Başta kötü yönetim olmak üzere muhtelif nedenle beklenen zenginleşme olmayınca, Latin devletleri birbirlerinin madenlerini, sahillerini ve bereketli arazilerini ele geçirmeye yöneldiler. Art arda çıkan ve kıtanın her tarafında yaşanan savaşlar, o kadar olumsuz hava oluşturdu ki, birbirlerine düşmanlaşan Latin ülkeleri çok uzun süre, bölgesel, kapsayıcı uluslar üstü kuruluşlar kuramadılar. Kurulan kuruluşlara katılım çok sınırlı oldu. Dolayısıyla başarılı sonuçlar alınamadı.
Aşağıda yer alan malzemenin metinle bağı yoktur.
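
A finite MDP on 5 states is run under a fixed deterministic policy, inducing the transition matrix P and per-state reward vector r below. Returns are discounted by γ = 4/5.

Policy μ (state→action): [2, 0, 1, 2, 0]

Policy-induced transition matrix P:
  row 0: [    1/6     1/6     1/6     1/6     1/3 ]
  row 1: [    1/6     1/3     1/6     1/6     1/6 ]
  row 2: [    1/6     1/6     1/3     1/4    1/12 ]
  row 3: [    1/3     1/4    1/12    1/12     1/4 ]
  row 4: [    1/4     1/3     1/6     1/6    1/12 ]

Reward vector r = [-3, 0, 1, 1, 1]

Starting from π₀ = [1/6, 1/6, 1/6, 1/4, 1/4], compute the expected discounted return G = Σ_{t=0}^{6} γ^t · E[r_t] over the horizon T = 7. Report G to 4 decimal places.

G = -0.1703

t=0: π = [0.1667, 0.1667, 0.1667, 0.2500, 0.2500], E[r] = 0.1667, γ^t·E[r] = 0.166667, running G = 0.166667
t=1: π = [0.2292, 0.2569, 0.1736, 0.1597, 0.1806], E[r] = -0.1736, γ^t·E[r] = -0.138889, running G = 0.027778
t=2: π = [0.2083, 0.2529, 0.1823, 0.1678, 0.1887], E[r] = -0.0862, γ^t·E[r] = -0.055185, running G = -0.027407
t=3: π = [0.2104, 0.2542, 0.1831, 0.1679, 0.1845], E[r] = -0.0957, γ^t·E[r] = -0.048988, running G = -0.076395
t=4: π = [0.2100, 0.2538, 0.1832, 0.1679, 0.1851], E[r] = -0.0938, γ^t·E[r] = -0.038438, running G = -0.114833
t=5: π = [0.2101, 0.2538, 0.1832, 0.1679, 0.1850], E[r] = -0.0941, γ^t·E[r] = -0.030842, running G = -0.145675
t=6: π = [0.2101, 0.2538, 0.1832, 0.1679, 0.1850], E[r] = -0.0941, γ^t·E[r] = -0.024661, running G = -0.170336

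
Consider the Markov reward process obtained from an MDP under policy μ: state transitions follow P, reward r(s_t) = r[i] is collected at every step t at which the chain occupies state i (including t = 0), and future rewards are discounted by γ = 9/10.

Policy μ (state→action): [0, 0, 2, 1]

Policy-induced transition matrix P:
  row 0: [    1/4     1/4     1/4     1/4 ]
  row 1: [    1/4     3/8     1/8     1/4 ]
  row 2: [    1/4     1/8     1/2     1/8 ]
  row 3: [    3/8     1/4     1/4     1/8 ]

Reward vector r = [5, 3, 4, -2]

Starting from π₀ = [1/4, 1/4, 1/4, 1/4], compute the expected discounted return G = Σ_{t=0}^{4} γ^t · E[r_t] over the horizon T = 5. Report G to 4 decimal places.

t=0: π = [0.2500, 0.2500, 0.2500, 0.2500], E[r] = 2.5000, γ^t·E[r] = 2.500000, running G = 2.500000
t=1: π = [0.2813, 0.2500, 0.2813, 0.1875], E[r] = 2.9063, γ^t·E[r] = 2.615625, running G = 5.115625
t=2: π = [0.2734, 0.2461, 0.2891, 0.1914], E[r] = 2.8789, γ^t·E[r] = 2.331914, running G = 7.447539
t=3: π = [0.2739, 0.2446, 0.2915, 0.1899], E[r] = 2.8896, γ^t·E[r] = 2.106554, running G = 9.554093
t=4: π = [0.2737, 0.2441, 0.2923, 0.1898], E[r] = 2.8907, γ^t·E[r] = 1.896579, running G = 11.450672

G = 11.4507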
İspanya ve Portekiz’in uyguladıkları ayrımcı politikalar ve kurdukları sömürü düzeni Latin Amerika’dan dışlanmalarıyla sonuçlandı. Latin halkları iki sömürgeci devletten nefret ettiğinden, Latin Amerika ülkeleriyle İspanya ve Portekiz arasında, ABD-İngiltere’nin tesis ettiğine benzer müttefiklik ilişkisi kurulamadı. Pekiyi, Anglosaksonların başardığını Latinler neden başaramadı?
Latinler neden ABD gibi birleşik ve güçlü bir devlet kuramadılar? Sömürge döneminde Güney Amerika’daki halklar İspanya’ya bağlıydı. Ağır bir merkeziyetçilikle yönetiliyorlardı. ABD’yi oluşturan kolonilerse, şirketler tarafından atanmış valiler ve koloni halkı tarafından seçilmiş parlamento tarafından yönetiliyordu. Latin coğrafyası çok genişti, bağımsızlık savaşı veren ordular birbirinden kopuktu. Zafer kazanılınca her ordu komutanı, kendi devletini kurdu. Kolonilerin kurulduğu coğrafya daha küçüktü, savaşı tek ordu yürütüyordu. Ordunun komutanı, koloni temsilcilerinden oluşan kıtasal meclise bağlıydı. Latinler, diktatörlükle idare edildiklerinden ve parlamento tecrübeleri olmadığından, İspanya ve Portekiz’e benzer rejimler kurdular.
Bu rejimlerde kararları tek adam veya dar gruplar veriyordu. Dolayısıyla kararlar, kişisel veya grup çıkarlarına dayanıyordu. Oysa kolonilerde, İngiltere’den tevarüs ettikleri parlamento geleneği vardı. Tartışma ve hür fikir esastı. Kararlar geniş katılımla alındığından kişisel ya da grup çıkarlarından ziyade, ulusal çıkarlara dayanıyordu. Beş, altı yıllık bağımsızlık periyodunda, koloni temsilcileri küçük koloniler olarak kaldıklarında rekabetçi olamayacaklarını gördüler. Tek ve ortak pazara geçmek, tüm kolonilerin lehine olacağından ABD kuruldu. Dolayısıyla iyi yönetilen Anglosaksonlar başardı, Latinler başaramadı. Anglosaksonlar kalkındı, lider millet hâline geldi. Onlardan daha zengin kaynaklara sahip olan Latin Amerikalılarsa sürünmeye devam ettiler.